By Ryan Grim June 17, 2023
Source: The Intercept
Photo / Image Source: Unsplash,
New reporting, attributed to U.S. government sources, identified a coronavirus researcher at the Wuhan Institute of Virology who fell ill in November 2019.
ONE OF THE first Wuhan researchers reportedly sickened with Covid in fall 2019, Ben Hu, was getting U.S. financial support for risky gain-of-function research on coronaviruses, according to documents obtained through a Freedom of Information Act request by the transparency advocacy organization White Coat Waste Project.
The funding came in three grants totaling $41 million, doled out by USAID and the National Institute of Allergy and Infectious Diseases, or NIAID, the agency then headed by Dr. Anthony Fauci. Hu is listed as an investigator on the grants. The news that U.S. intelligence had learned that three Wuhan Institute of Virology lab workers had been hospitalized with Covid symptoms in November 2019, significantly before the outbreak at the city’s seafood market, was first reported by the Wall Street Journal in May 2021. But the revelation had curiously little impact on the broader debate over the origin of the pandemic, even as it would invalidate, if confirmed, the claim that the pandemic originated at the Huanan Seafood Wholesale Market when the virus allegedly jumped from an animal to a human. No such animal has been identified, but new reporting by Michael Shellenberger and Matt Taibbi, sourced to three government sources familiar with a State Department investigation, has identified the three lab workers as Ben Hu, Yu Ping, and Yan Zhu. Two of the grants ran from 2014 through 2019. The third was cut off in 2020 by President Donald Trump after the outbreak in Wuhan.
The NIAID and USAID grants list Hu as an investigator in the projects being funded. Hu is a top deputy to Shi Zhengli, known in the virology world as “batwoman” for her work extracting samples of viruses from bats in Chinese caves. The FOIA documents were first obtained by White Coat Waste in 2021 but given new relevance with the reporting of Hu’s involvement. The Times of London, meanwhile, also recently reported new details about activity in the Wuhan Institute of Virology in the run-up to the pandemic, similarly sourced to three investigators with the U.S. State Department. That report includes allegations about the Wuhan labs’ collaboration with Chinese military scientists, buttressing what had once been dismissed as a fringe conspiracy theory: that the virus was connected to bioweapons research. “In the lead-up to the pandemic, the Wuhan institute frequently experimented on coronaviruses alongside the Academy of Military Medical Sciences, a research arm of the People’s Liberation Army,” the Times reported. “In published papers, military scientists are listed as working for the Beijing Institute of Microbiology and Epidemiology, which is the military academy’s base.”
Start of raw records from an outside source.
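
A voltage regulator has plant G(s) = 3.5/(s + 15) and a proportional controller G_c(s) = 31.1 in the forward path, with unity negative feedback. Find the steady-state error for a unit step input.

The loop is type 0. Static position error constant K_pos = G_c(0)·G(0) = 31.1·0.2333 = 7.257.
Steady-state error to a unit step: e_ss = 1/(1+K_pos) = 1/8.257 = 0.121.

0.121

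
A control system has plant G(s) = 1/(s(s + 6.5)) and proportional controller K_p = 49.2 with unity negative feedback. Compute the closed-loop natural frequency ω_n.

The closed-loop denominator is s(s+6.5) + 49.2·1 = s² + 6.5s + 49.2.
Matching s² + 2ζω_n s + ω_n²: ω_n = √49.2 = 7.014 rad/s and 2ζω_n = 6.5, so ζ = 6.5/(2·7.014) = 0.463.

ω_n = 7.01 rad/s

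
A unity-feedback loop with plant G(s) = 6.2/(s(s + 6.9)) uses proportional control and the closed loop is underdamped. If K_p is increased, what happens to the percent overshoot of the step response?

increase

ζ = 6.9/(2√(6.2K_p)) decreases as K_p grows; lower damping means more overshoot.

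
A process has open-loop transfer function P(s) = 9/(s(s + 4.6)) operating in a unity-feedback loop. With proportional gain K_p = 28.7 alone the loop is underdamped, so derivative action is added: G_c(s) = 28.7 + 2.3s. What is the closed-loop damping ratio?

Forward path: (28.7 + 2.3s)·9/(s(s+4.6)). The closed-loop characteristic equation is s² + (4.6 + 9·2.3)s + 9·28.7 = 0.
That is s² + 25.3s + 258.3 = 0, so ω_n = 16.07 rad/s and ζ = 25.3/(2·16.07) = 0.7871.

ζ = 0.787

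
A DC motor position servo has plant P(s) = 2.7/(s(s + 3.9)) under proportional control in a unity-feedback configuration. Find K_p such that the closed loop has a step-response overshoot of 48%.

K_p = 27.2

From %OS = 100·exp(−πζ/√(1−ζ²)) = 48%, ζ = −ln(0.48)/√(π²+ln²(0.48)) = 0.2275.
Characteristic equation s² + 3.9s + 2.7K_p = 0 gives ζ = 3.9/(2√(2.7K_p)).
Setting ζ = 0.2275: √(2.7K_p) = 3.9/(2·0.2275) = 8.571, so K_p = 73.47/2.7 = 27.2.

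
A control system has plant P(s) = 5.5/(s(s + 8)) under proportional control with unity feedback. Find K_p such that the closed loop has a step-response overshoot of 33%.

From %OS = 100·exp(−πζ/√(1−ζ²)) = 33%, ζ = −ln(0.33)/√(π²+ln²(0.33)) = 0.3328.
Characteristic equation s² + 8s + 5.5K_p = 0 gives ζ = 8/(2√(5.5K_p)).
Setting ζ = 0.3328: √(5.5K_p) = 8/(2·0.3328) = 12.02, so K_p = 144.5/5.5 = 26.3.

K_p = 26.3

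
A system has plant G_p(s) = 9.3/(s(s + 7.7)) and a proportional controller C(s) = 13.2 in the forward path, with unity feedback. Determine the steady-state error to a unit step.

The open loop C(s)G_p(s) has a pole at the origin (type 1), so the static position error constant is infinite and e_ss = 1/(1+∞) = 0.

0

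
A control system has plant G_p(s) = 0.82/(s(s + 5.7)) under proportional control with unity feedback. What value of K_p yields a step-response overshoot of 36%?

K_p = 104

From %OS = 100·exp(−πζ/√(1−ζ²)) = 36%, ζ = −ln(0.36)/√(π²+ln²(0.36)) = 0.3093.
Characteristic equation s² + 5.7s + 0.82K_p = 0 gives ζ = 5.7/(2√(0.82K_p)).
Setting ζ = 0.3093: √(0.82K_p) = 5.7/(2·0.3093) = 9.216, so K_p = 84.93/0.82 = 104.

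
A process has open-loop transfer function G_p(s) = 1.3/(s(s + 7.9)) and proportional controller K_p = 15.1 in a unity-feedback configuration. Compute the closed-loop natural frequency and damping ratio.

ω_n = 4.43 rad/s, ζ = 0.892

The closed-loop denominator is s(s+7.9) + 15.1·1.3 = s² + 7.9s + 19.63.
Matching s² + 2ζω_n s + ω_n²: ω_n = √19.63 = 4.431 rad/s and 2ζω_n = 7.9, so ζ = 7.9/(2·4.431) = 0.892.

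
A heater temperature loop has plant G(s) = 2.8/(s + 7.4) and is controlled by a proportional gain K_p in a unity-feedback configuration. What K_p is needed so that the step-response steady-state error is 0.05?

Steady-state error for a unit step on this type-0 loop is 1/(1 + K_p·G(0)).
G(0) = 0.3784. Require 1/(1 + K_p·0.3784) = 0.05, so 1 + 0.3784·K_p = 20.
K_p = (20 − 1)/0.3784 = 50.2.

K_p = 50.2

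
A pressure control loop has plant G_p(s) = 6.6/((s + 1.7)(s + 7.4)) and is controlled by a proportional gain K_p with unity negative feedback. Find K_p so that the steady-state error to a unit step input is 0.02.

K_p = 93.4

For a type-0 loop with proportional control, e_ss = 1/(1 + K_p·G_p(0)).
G_p(0) = 0.5246. Require 1/(1 + K_p·0.5246) = 0.02, so 1 + 0.5246·K_p = 50.
K_p = (50 − 1)/0.5246 = 93.4.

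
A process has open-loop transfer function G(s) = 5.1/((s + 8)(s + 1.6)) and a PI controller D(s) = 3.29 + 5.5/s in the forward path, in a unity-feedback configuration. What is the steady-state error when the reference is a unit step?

The open loop D(s)G(s) has a pole at the origin (type 1), so the static position error constant is infinite and e_ss = 1/(1+∞) = 0.

0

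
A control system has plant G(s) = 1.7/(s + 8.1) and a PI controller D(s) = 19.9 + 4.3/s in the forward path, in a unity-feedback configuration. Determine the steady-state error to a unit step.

0

The open loop D(s)G(s) has a pole at the origin (type 1), so the static position error constant is infinite and e_ss = 1/(1+∞) = 0.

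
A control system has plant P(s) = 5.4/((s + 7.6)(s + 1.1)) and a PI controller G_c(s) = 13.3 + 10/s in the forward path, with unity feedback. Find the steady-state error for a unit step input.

The open loop G_c(s)P(s) has a pole at the origin (type 1), so the static position error constant is infinite and e_ss = 1/(1+∞) = 0.

0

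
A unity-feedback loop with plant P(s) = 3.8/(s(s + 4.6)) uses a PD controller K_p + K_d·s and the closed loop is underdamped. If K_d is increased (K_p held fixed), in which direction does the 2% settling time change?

Characteristic equation s² + (4.6 + 3.8K_d)s + 3.8K_p = 0: raising K_d increases ζω_n = (4.6+3.8K_d)/2 while the loop stays underdamped, so T_s ≈ 4/(ζω_n) decreases.

decrease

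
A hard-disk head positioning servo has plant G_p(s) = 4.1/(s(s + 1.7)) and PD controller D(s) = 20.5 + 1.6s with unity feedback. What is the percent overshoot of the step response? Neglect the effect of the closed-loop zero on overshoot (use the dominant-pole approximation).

Forward path: (20.5 + 1.6s)·4.1/(s(s+1.7)). The closed-loop characteristic equation is s² + (1.7 + 4.1·1.6)s + 4.1·20.5 = 0.
That is s² + 8.26s + 84.05 = 0, so ω_n = 9.168 rad/s and ζ = 8.26/(2·9.168) = 0.4505.
%OS = 100·exp(−πζ/√(1−ζ²)) = 20.5%.

20.5%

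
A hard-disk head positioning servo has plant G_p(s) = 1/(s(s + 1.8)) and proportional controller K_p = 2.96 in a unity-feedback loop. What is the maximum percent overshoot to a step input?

Closed-loop characteristic equation: s² + 1.8s + 2.96 = 0, so ω_n = 1.72 rad/s and ζ = 1.8/(2·1.72) = 0.5231.
%OS = 100·exp(−πζ/√(1−ζ²)) = 100·exp(−π·0.5231/√0.7264) = 14.5%.

14.5%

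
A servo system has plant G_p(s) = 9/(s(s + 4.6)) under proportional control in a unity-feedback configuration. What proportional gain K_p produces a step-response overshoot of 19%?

From %OS = 100·exp(−πζ/√(1−ζ²)) = 19%, ζ = −ln(0.19)/√(π²+ln²(0.19)) = 0.4673.
Characteristic equation s² + 4.6s + 9K_p = 0 gives ζ = 4.6/(2√(9K_p)).
Setting ζ = 0.4673: √(9K_p) = 4.6/(2·0.4673) = 4.921, so K_p = 24.22/9 = 2.69.

K_p = 2.69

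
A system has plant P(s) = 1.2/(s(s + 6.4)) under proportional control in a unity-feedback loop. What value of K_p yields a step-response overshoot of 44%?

From %OS = 100·exp(−πζ/√(1−ζ²)) = 44%, ζ = −ln(0.44)/√(π²+ln²(0.44)) = 0.2528.
Characteristic equation s² + 6.4s + 1.2K_p = 0 gives ζ = 6.4/(2√(1.2K_p)).
Setting ζ = 0.2528: √(1.2K_p) = 6.4/(2·0.2528) = 12.66, so K_p = 160.2/1.2 = 133.

K_p = 133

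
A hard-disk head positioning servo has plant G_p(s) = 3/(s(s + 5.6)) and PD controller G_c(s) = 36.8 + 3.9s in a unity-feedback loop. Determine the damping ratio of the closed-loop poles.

ζ = 0.823

Forward path: (36.8 + 3.9s)·3/(s(s+5.6)). The closed-loop characteristic equation is s² + (5.6 + 3·3.9)s + 3·36.8 = 0.
That is s² + 17.3s + 110.4 = 0, so ω_n = 10.51 rad/s and ζ = 17.3/(2·10.51) = 0.8232.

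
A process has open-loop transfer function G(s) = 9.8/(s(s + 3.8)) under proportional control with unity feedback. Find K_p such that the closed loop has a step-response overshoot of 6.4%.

K_p = 0.85

From %OS = 100·exp(−πζ/√(1−ζ²)) = 6.4%, ζ = −ln(0.064)/√(π²+ln²(0.064)) = 0.6585.
Characteristic equation s² + 3.8s + 9.8K_p = 0 gives ζ = 3.8/(2√(9.8K_p)).
Setting ζ = 0.6585: √(9.8K_p) = 3.8/(2·0.6585) = 2.885, so K_p = 8.325/9.8 = 0.85.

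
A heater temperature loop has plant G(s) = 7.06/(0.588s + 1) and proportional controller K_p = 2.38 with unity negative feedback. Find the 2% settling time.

T_s ≈ 0.132 s

Closed loop: T(s) = K_p·G/(1+K_p·G) = 16.8/(0.588s + 1 + 16.8), with pole at s = −(1 + 16.8)/0.588 = −30.28.
τ = 1/30.28 = 0.03303 s, so 2% settling time ≈ 4τ = 0.132 s.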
Much of the focus of the Times investigation is on a virus found in a mine where workers were sickened in 2012, leading to hospitalizations and deaths. Another key question probed by the State Department investigators relates to a project proposed to the Pentagon by Shi and two collaborators, Ralph Baric of the University of North Carolina, and Peter Daszak of EcoHealth Alliance. The proposal, submitted to the Defense Advanced Research Projects Agency, or DARPA, entailed inserting a furin cleavage site into a coronavirus. It was rejected, but speculation remains as to whether some of the research was conducted anyway.
“The investigators spoke to two researchers working at a US laboratory who were collaborating with the Wuhan institute at the time of the outbreak,” the Times reported. “They said the Wuhan scientists had inserted furin cleavage sites into viruses in 2019 in exactly the way proposed in Daszak’s failed funding application to Darpa.” A key hallmark of SARS-CoV-2, the virus that causes Covid-19, is its furin cleavage site (FCS).
“The significance of the fact that ‘patient zero:’ Ben Hu received US funding from NIH and USAID in 2018-2019 is that NIH and USAID support to Hu potentially directly funded the insertion of FCS sequences into SARS-ike coronaviruses that had been proposed in EcoHealth’s/WIV’s unsuccessful 2018 DARPA grant application,” said Dr. Richard Ebright, a molecular biologist and laboratory director at the Waksman Institute of Microbiology. “Just as USAID and NIH support to Shi potentially funded the insertion of FCS sequences into SARS-ike coronaviruses that had been proposed in EcoHealth’s/WIV’s unsuccessful 2018 DARPA grant application.”
Congress has mandated the U.S. government to declassify information related to the pandemic’s origin and the Wuhan Institute of virology by Sunday, June 18.
Correction: June 17, 2023, 11:20 a.m. The initial version of this story suggested the grants ran through 2021. Two grants ran through 2019, covering the period the researchers were reportedly hospitalized, and a third was cut off in 2020 by President Trump. The story was updated to include comment from Ebright.